Audiences expected Daenerys to crush Cersei. That’s fine. That’s what Game of Thrones had built towards in terms of character, political, and military expectations. Carrying through with that makes sense. Audiences expected most of the cast to die in the battle against the Night King. That’s fine. The show’s opening scene itself set into motion the expectation that the White Walkers and wights were a nightmare of unimaginable proportions. They were then defeated in a single episode. Audiences expected the Iron Throne to be destroyed. That’s fine.
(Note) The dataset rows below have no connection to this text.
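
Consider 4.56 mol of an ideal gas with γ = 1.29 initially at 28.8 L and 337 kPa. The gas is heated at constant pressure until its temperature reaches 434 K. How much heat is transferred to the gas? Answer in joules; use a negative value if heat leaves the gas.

T₁ = P₁V₁/(nR) = 337×28.8/(4.56×8.314) = 256 K.
Isobaric: P stays 337 kPa; V/T = const ⇒ T₂ = 434 K, V₂ = 48.8 L.
W = PΔV = 337×(48.8−28.8) kPa·L = 6750 J.
ΔU = nCvΔT = 4.56×28.7×(434−256) = 23300 J.
Q = ΔU + W = nCpΔT = 30000 J.

30000 J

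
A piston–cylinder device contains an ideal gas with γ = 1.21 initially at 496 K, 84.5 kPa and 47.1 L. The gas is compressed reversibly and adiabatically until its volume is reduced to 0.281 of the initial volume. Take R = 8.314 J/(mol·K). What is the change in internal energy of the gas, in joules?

5790 J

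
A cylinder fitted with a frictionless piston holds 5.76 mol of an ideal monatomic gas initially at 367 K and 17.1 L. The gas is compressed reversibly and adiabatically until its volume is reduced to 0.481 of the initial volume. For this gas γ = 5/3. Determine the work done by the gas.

P₁ = nRT₁/V₁ = 5.76×8.314×367/17.1 = 1030 kPa.
Adiabatic: TV^(γ−1) = const ⇒ T₂ = 367×(2.08)^0.667 = 598 K; PV^γ = const ⇒ P₂ = 3480 kPa.
ΔU = nCvΔT = 5.76×12.5×(598−367) = 16600 J.
Q = 0 for an adiabatic process, so W = −ΔU = -16600 J.

-16600 J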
Based on where the series ends and the larger plot structures it chose, a large portion of that could have been achieved without sacrificing the integrity and nuance of its earlier storytelling. Shock value might be essential in stories like this one, but it cannot be given more importance than the natural progression of the story itself.
The turn of Daenerys at the end of the series was arguably the biggest casualty of this approach. While not having access to her internal perspective, she was largely kept at bay until the story needed her to suddenly decide that mass murder was really her thing. There were moments in Clarke’s performance in which Daenerys displayed a sense of arrogance and a wholehearted belief in her worldview, but not enough, not nearly enough to make her war crimes remain consistent with her characterization. Daenerys, Jon, and Tyrion never became as dark as their book counterparts. The darkness displayed by her here, a darkness involving all three characters, therefore never truly registered. It came as a shock and a forced one at that, not the completion of a tragedy underlined by the inherent vice and all-consuming nature of warfare.
I Still Love It
Game of Thrones ended with some beautiful set-pieces, some enraging ones, and others that were, well, simply confounding. It’s a disillusioning ending to a series that at its heights was an incredibly cinematic portrayal of systems of power, the consequences of choices, and the weight of principles and values. I still love the show, its music, and its characters. The scene where Lord Varys (Conleth Hill) emphasized the nature of power remains a masterpiece. When Margaery controlled Joffrey (Jack Gleeson) with a crossbow, Game of Thrones offered a lesson in manipulation. Lady Olenna’s (Diana Rigg) dialogue was an effervescent delight for the ages. There was plenty to love in Games of Thrones and the ending didn’t negate it.
Loving a piece of art means critiquing it where one feels that it went wrong. For every scene I loved, I was also cognizant that Game of Thrones was a largely white fantasy where its characters of colour and its queer characters were marginalized and killed far more disproportionately than they ought to have been. For every scene of Margaery manipulating the men around her for power, I was reminded that the show came from source material that misunderstood the scope of power that women held in the Medieval Ages. But I still loved it. Critiquing Games of Thrones came from a place of wanting it to be the best version of what it could be and not simply opting to join a chorus of discontent.
I miss Game of Thones. And I will see you all for the premiere of House of the Dragon, whenever it graces our screens. Valar Morghulis.